English businesswoman and member of the former Yugoslavian royal family

Princess Katarina of Yugoslavia, Lady de Silva (born 28 November 1959) is an English businessperson specialising in etiquette and decorum courses. She is a member of the extended former Yugoslavian royal family.

==Early life==
Katarina was born at King’s College Hospital in London to Princess Margarita of Baden and Prince Tomislav of Yugoslavia. Her father's dynasty having been deposed and banished from Yugoslavia after World War II, she grew up in exile, largely in England. She has one brother, Prince Nikola of Yugoslavia, and two half-brothers, Prince George and Prince Michael. She is a first cousin of Alexander, Crown Prince of Yugoslavia.

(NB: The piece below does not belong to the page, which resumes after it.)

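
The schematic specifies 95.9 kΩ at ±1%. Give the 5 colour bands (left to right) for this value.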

Her grandmother, Princess Theodora, Margravine of Baden, was the sister of Prince Philip, Duke of Edinburgh, late husband of Queen Elizabeth II. Princess Katharina is the senior female-line descendant of Queen Victoria, through the Queen's second daughter Alice, Grand Duchess of Hesse, who was the grandmother of Princess Katharina's great-grandmother, Princess Alice of Battenberg.

==Career==
In 1978, Katarina was presented as a debutante to high society at the International Debutante Ball at the Waldorf-Astoria Hotel. As of 2013, Katarina and former Royal butler Grant Harrold develop and sell etiquette and decorum classes. In 2014, she became an ambassador for the Chinese tea company Yunnan Dianhong Group.

== Personal life ==
Katarina married barrister Sir Desmond de Silva on 5 December 1987. They had one daughter, Victoria Marie Esmé Margarita, born on 6 September 1991. They divorced on 6 May 2010.

=== Charity work ===
In 2009, Katarina supported the charity Project Change: Bermuda to raise funds towards building a hospital and training medical staff in Burundi. Katarina served as the president of the Guild of Travel and Tourism in the United Kingdom. She was a royal patron of the Queen Charlotte's Ball. In 2013, she became patron of the Society of Genealogists succeeding Prince Michael of Kent. In 2015, she became a trustee of the Katie Cutler Foundation, a charity in support of disabled mugging victim Alan Barnes.

==Honours==
- House of Karađorđević: Dame Grand Cross of the Royal Order of St. Sava
- House of Bourbon-Two Sicilies: Dames Grand Cross Royal Order of Francis I

==Ancestry==
Katarina is a member of the House of Karađorđević. Through her father, Katarina descends from kings Nicholas I of Montenegro, Ferdinand I of Romania, and furthermore from Emperor Nicholas I of Russia, King Ferdinand II and Queen Maria II of Portugal, and Queen Victoria of the United Kingdom of Great Britain and Ireland.

Through her mother, Katarina descends from Leopold, Grand Duke of Baden, kings George V of Hanover, Christian IX of Denmark, George I of Greece and Nicholas I, Emperor of Russia.